Les enjeux diplomatiques. En matière d’applications civiles et militaires de l’IA, la Convention de l’ONU sur certaines armes classiques (CCAC) a défini diverses postures diplomatiques, expliquent Didier Gazagne et Alix Desies. La CCAC vise à interdire ou limiter l’utilisation d’armes pouvant être considérées comme produisant des effets traumatiques excessifs sur les combattants ou comme frappant des civils sans discrimination, dont notamment les SALA. Elle recommande : le maintien de la responsabilité humaine ; l’application sans exception du droit international ; la sécurité dès la conception ; pour le secteur civil, de ne pas faire obstacle au progrès scientifique à des fins pacifiques. Au cours des discussions d’experts gouvernementaux entre 2013 et 2019, trois ensembles se dégagent : les opposants aux SALA, à savoir Cuba, tous les pays d’Amérique centrale et du Sud, l’Algérie, quelques pays d’Afrique, l’Egypte, l’Irak, le Pakistan et l’Autriche ; les observateurs, à savoir l’Iran et quelques pays d’Asie centrale et d’Afrique ; les partisans des SALA, à savoir quelques pays d’Afrique et les autres membres de l’ONU. Les Etats-Unis consacrent 716 Md$ à la défense, dont plus de 13,7 Md$ à l’IA, et ont adopté des normes nationales pour le développement et l’utilisation des SALA (voir encadré). La Russie développe des « armes invincibles », comme le planeur hypersonique Avangard et la torpille furtive Poseidon à charge et propulsion nucléaires. Elle perfectionne la guerre électronique avec les systèmes de brouillage Leer-3 contre les drones et Krasukha contre les missiles à guidage radar. Enfin, elle compte ouvrir une université de formation à l’IA vers 2035. La Chine entend devenir la première puissance mondiale dans le domaine de l’IA d’ici à 2025, où son investissement se monterait à plus de 14,7 Md$. Outre la fusion des secteurs civil et militaire, elle développe un programme expérimental d’armes intelligentes. Un traité, contraignant, d’interdiction des SALA se heurterait au refus de signature des Etats-Unis, de la Russie, de la Chine, d’Israël de l’Arabie saoudite et peut-être de la France.
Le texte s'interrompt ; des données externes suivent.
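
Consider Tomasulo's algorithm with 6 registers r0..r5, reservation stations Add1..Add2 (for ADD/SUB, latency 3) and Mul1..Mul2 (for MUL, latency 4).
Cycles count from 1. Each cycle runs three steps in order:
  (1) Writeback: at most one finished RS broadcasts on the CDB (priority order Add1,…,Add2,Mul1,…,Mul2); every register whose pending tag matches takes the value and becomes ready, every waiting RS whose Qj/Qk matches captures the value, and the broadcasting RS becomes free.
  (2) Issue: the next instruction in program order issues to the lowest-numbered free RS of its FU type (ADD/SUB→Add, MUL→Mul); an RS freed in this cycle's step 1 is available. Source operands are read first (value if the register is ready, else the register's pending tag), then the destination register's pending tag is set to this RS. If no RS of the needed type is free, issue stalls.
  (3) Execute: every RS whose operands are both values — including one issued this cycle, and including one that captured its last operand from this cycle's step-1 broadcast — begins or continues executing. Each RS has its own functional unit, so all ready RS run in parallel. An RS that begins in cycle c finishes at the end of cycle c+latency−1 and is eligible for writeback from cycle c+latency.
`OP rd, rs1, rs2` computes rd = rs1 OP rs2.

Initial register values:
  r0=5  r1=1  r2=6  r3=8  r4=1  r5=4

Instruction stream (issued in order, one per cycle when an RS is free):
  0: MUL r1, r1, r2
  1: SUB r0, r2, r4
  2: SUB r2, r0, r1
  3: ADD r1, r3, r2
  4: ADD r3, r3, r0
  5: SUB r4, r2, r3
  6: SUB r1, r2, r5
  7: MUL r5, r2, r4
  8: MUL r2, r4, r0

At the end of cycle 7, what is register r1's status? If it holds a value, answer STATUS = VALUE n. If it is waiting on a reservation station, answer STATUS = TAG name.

STATUS = TAG Add1

  c1: issue MUL r1<-Mul1  regs: r0:5,r1:Mul1,r2:6,r3:8,r4:1,r5:4
  c2: issue SUB r0<-Add1  regs: r0:Add1,r1:Mul1,r2:6,r3:8,r4:1,r5:4
  c3: issue SUB r2<-Add2  regs: r0:Add1,r1:Mul1,r2:Add2,r3:8,r4:1,r5:4
  c4: stall  regs: r0:Add1,r1:Mul1,r2:Add2,r3:8,r4:1,r5:4
  c5: CDB Add1=5; issue ADD r1<-Add1  regs: r0:5,r1:Add1,r2:Add2,r3:8,r4:1,r5:4
  c6: CDB Mul1=6; stall  regs: r0:5,r1:Add1,r2:Add2,r3:8,r4:1,r5:4
  c7: stall  regs: r0:5,r1:Add1,r2:Add2,r3:8,r4:1,r5:4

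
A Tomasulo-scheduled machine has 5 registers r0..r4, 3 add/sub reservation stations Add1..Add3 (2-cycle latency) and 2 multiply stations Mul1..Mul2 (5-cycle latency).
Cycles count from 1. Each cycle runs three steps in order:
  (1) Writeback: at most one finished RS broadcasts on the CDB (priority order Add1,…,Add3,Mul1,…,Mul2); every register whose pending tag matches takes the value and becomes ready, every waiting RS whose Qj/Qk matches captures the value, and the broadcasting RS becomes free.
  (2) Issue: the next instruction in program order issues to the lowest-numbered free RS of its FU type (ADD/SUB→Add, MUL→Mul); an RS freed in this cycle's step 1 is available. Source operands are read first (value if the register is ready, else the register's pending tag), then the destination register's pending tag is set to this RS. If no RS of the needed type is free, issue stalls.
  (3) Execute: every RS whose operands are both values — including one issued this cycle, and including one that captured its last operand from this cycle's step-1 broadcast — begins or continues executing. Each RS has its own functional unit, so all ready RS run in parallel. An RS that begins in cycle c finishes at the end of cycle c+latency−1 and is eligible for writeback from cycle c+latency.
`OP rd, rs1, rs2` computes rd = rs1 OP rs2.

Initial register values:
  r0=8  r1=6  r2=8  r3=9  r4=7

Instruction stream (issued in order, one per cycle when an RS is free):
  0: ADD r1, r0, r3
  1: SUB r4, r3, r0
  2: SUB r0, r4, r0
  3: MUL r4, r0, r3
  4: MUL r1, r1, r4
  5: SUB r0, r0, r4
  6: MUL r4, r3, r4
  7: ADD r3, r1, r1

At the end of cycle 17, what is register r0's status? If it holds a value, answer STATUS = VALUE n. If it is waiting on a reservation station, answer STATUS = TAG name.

STATUS = VALUE 56

  c1: issue ADD r1<-Add1  regs: r0:8,r1:Add1,r2:8,r3:9,r4:7
  c2: issue SUB r4<-Add2  regs: r0:8,r1:Add1,r2:8,r3:9,r4:Add2
  c3: CDB Add1=17; issue SUB r0<-Add1  regs: r0:Add1,r1:17,r2:8,r3:9,r4:Add2
  c4: CDB Add2=1; issue MUL r4<-Mul1  regs: r0:Add1,r1:17,r2:8,r3:9,r4:Mul1
  c5: issue MUL r1<-Mul2  regs: r0:Add1,r1:Mul2,r2:8,r3:9,r4:Mul1
  c6: CDB Add1=-7; issue SUB r0<-Add1  regs: r0:Add1,r1:Mul2,r2:8,r3:9,r4:Mul1
  c7: stall  regs: r0:Add1,r1:Mul2,r2:8,r3:9,r4:Mul1
  c8: stall  regs: r0:Add1,r1:Mul2,r2:8,r3:9,r4:Mul1
  c9: stall  regs: r0:Add1,r1:Mul2,r2:8,r3:9,r4:Mul1
  c10: stall  regs: r0:Add1,r1:Mul2,r2:8,r3:9,r4:Mul1
  c11: CDB Mul1=-63; issue MUL r4<-Mul1  regs: r0:Add1,r1:Mul2,r2:8,r3:9,r4:Mul1
  c12: issue ADD r3<-Add2  regs: r0:Add1,r1:Mul2,r2:8,r3:Add2,r4:Mul1
  c13: CDB Add1=56  regs: r0:56,r1:Mul2,r2:8,r3:Add2,r4:Mul1
  c14: -  regs: r0:56,r1:Mul2,r2:8,r3:Add2,r4:Mul1
  c15: -  regs: r0:56,r1:Mul2,r2:8,r3:Add2,r4:Mul1
  c16: CDB Mul1=-567  regs: r0:56,r1:Mul2,r2:8,r3:Add2,r4:-567
  c17: CDB Mul2=-1071  regs: r0:56,r1:-1071,r2:8,r3:Add2,r4:-567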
En outre, il amplifierait des écarts technologiques et l’état de dépendance des Etats signataires.

Loïc Salmon

Aux Etats-Unis, l’autonomie de systèmes d’armes se décline selon diverses graduations. Ainsi, le Département de la sécurité intérieure présente une échelle croissante de 0 à 10 : 0) véhicule téléguidé ; 1) mission préprogrammée ; 2) mission modifiable ; 3) réponse effective en temps réel aux erreurs ; 4) adaptation aux erreurs et événements ; 5) coordination de plusieurs véhicules en temps réel ; 6) coopération de plusieurs véhicules en temps réel ; 7) connaissance du champ de bataille ; 8) compréhension du champ de bataille ; 9) compréhension de « l’essaimage » du champ de bataille ; 10) autonomie totale. La graduation du bureau de recherche navale du Département de la marine ne croît que de 1 à 6 : 1) véhicule télé-opéré ; 2) assistance humaine ; 3) délégation de contrôle ; 4) surveillance humaine ; 5) initiative partagée ; 6) autonomie totale du véhicule.